A number of helper classes/functions exist to simplify the construction of models. For example, a linear feedback controller can be defined as

from simupy.systems import LTISystem
ctrl = LTISystem(matrix([[-1.73992128, -0.99212953,  2.98819041]]))

The gains in the example come from the infinite horizon LQR based on the system linearized about the origin. A block diagram of the feedback control can be constructed

from simupy.block_diagram import BlockDiagram
BD = BlockDiagram(sys, ctrl)
BD.connect(sys, ctrl) # connect the current state to the feedback controller
BD.connect(ctrl, sys) # connect the controlled input to the system

Initial conditions for systems with non-zero dimensional state can be defined (it defaults to zeros of the appropriate dimension) and the interconnected systems can be simulated

sys.initial_condition = np.matrix([5, -3, 1])
res = BD.simulate(10)

which uses scipy.integrate.ode as the default solver for the initial-valued problem. The results are an instance of the SimulationResult class, with array attributes t, x, y, and e, holding time, state, output, and event values for each integrator time step. The first axis indexes the time step. For x, y, and e, the second axis indexes the individual signal components, ordered first by the order each system was added to the block diagram then according to the system state and output specification. The simulation defaults to the dopri5 solver with dense output, but a different integrator_class and integrator_options options can be used as long as it supports a subset of the scipy.integrate.ode API. The default values used for future simulations can be changed following the pattern for the symbolic code generator options.

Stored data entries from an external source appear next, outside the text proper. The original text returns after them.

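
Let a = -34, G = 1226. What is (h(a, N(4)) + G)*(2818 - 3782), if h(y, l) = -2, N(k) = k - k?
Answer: -1179936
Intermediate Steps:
N(k) = 0
(h(a, N(4)) + G)*(2818 - 3782) = (-2 + 1226)*(2818 - 3782) = 1224*(-964) = -1179936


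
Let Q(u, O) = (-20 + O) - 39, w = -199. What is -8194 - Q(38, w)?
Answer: -7936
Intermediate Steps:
Q(u, O) = -59 + O
-8194 - Q(38, w) = -8194 - (-59 - 199) = -8194 - 1*(-258) = -8194 + 258 = -7936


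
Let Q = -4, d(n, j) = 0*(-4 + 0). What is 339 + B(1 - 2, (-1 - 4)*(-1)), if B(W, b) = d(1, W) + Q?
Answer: 335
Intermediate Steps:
d(n, j) = 0 (d(n, j) = 0*(-4) = 0)
B(W, b) = -4 (B(W, b) = 0 - 4 = -4)
339 + B(1 - 2, (-1 - 4)*(-1)) = 339 - 4 = 335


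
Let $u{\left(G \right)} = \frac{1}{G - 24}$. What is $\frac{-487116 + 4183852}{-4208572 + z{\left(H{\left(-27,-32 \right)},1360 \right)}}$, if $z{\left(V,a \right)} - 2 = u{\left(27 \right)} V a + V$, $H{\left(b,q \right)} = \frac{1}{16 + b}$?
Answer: $- \frac{121992288}{138884173} \approx -0.87837$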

A number of utilities for constructing and manipulating systems and the simulation results are also included:

  • process_vector_args and lambdify_with_vector_args from simupy.utils.symbolic are helpers for code generation using sympy.lambdify

  • simupy.utils.callable_from_trajectory is a simple wrapper for making polynomial spline interpolators using scipy.interpolate.splprep

  • simupy.matrices includes tools for constructing (vector) systems using matrix expressions and re-wrapping the results into matrix form

  • simupy.systems.SystemFromCallable is a helper for converting a function to a state-less system (typically controller) to simulate

  • MemorylessSystem and LTISystem are subclasses to more quickly create these types of systems

  • SwitchedSystem is used to construct systems with discontinuities, defined by zero-crossings of the event_equation_function output.

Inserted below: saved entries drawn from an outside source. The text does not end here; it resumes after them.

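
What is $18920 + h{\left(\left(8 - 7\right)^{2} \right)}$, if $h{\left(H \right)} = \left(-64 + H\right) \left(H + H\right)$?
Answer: $18794$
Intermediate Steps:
$h{\left(H \right)} = 2 H \left(-64 + H\right)$ ($h{\left(H \right)} = \left(-64 + H\right) 2 H = 2 H \left(-64 + H\right)$)
$18920 + h{\left(\left(8 - 7\right)^{2} \right)} = 18920 + 2 \left(8 - 7\right)^{2} \left(-64 + \left(8 - 7\right)^{2}\right) = 18920 + 2 \cdot 1^{2} \left(-64 + 1^{2}\right) = 18920 + 2 \cdot 1 \left(-64 + 1\right) = 18920 + 2 \cdot 1 \left(-63\right) = 18920 - 126 = 18794$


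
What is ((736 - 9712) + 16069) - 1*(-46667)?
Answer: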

The examples subdirectory includes a number of worked problems. The documentation and docstrings are also available for reference.

Installation

SimuPy is pip installable

$ pip install simupy

SimuPy has been tested locally against

but tests on Travis may run with newer versions. Much of the functionality works without SymPy, so installation does not require it. The examples use matplotlib to visualize the results. Testing uses pytest. The documents are built with Sphinx == 1.6.3.

Contributing

  1. To discuss problems or feature requests, file an issue. For bugs, please include as much information as possible, including operating system, python version, and version of all dependencies.

  2. To contribute, make a pull request. Contributions should include tests for any new features/bug fixes and follow best practices including PEP8, etc.